Populations of adult B. faxoni are concentrated in nearshore waters, even expanding inland in certain locations. This has been attributed to high concentrations of zooplankton and phytoplankton biomass as well as higher salinities which abundance has been recorded to favor. Larval forms, on the other hand, are often found further offshore. It is theorized that this occurrence, as well as adult specimens in the open ocean, is due to their susceptibility to be moved outward by strong ocean currents such as the Gulf Stream. Larval and juvenile individuals tend to concentrate near the surface with phytoplankton abundance.

=== Movement ===
Belzebub faxoni are holoplanktonic, spending their entire life cycle in the planktonic stage. As such, much of their movement is determined by tidal influences with certain adaptations like setae making them resistant to sinking through the water column. Many studies have demonstrated the occurrence of diel vertical migration in relation to both solar and tidal cycles. Like many other planktonic organisms, individuals feed near the surface at night and sink to deeper water during the day likely to avoid predation. It has also been observed that individuals enter the water column with the incoming tide to move landward and drop out with the outflowing tide. Dropping out of the current prevent individuals from being carried out to sea, though its effectiveness is relative to the strength of the current. Changes in surface salinity resulting from rainfall have also been described to force individuals into deeper waters.

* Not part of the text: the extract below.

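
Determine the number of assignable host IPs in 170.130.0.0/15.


Host bits = 32 - 15 = 17
Total addresses = 2^17 = 131072
Usable = total - 2 (network and broadcast)
Usable hosts: 131070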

== Commercial significance ==
Belzebub faxoni play a crucial role in coastal neritic ecosystems. Like many other zooplankton, they are a part of the diet of commercially and conservationally significant organisms in higher trophic levels. Aside from their role in the food chain, they are also crucial organisms for nutrient cycling within the ecosystem.

They are not currently listed as a threatened species, though the viability of this label should be questioned due to the lack of thorough research into modern populations.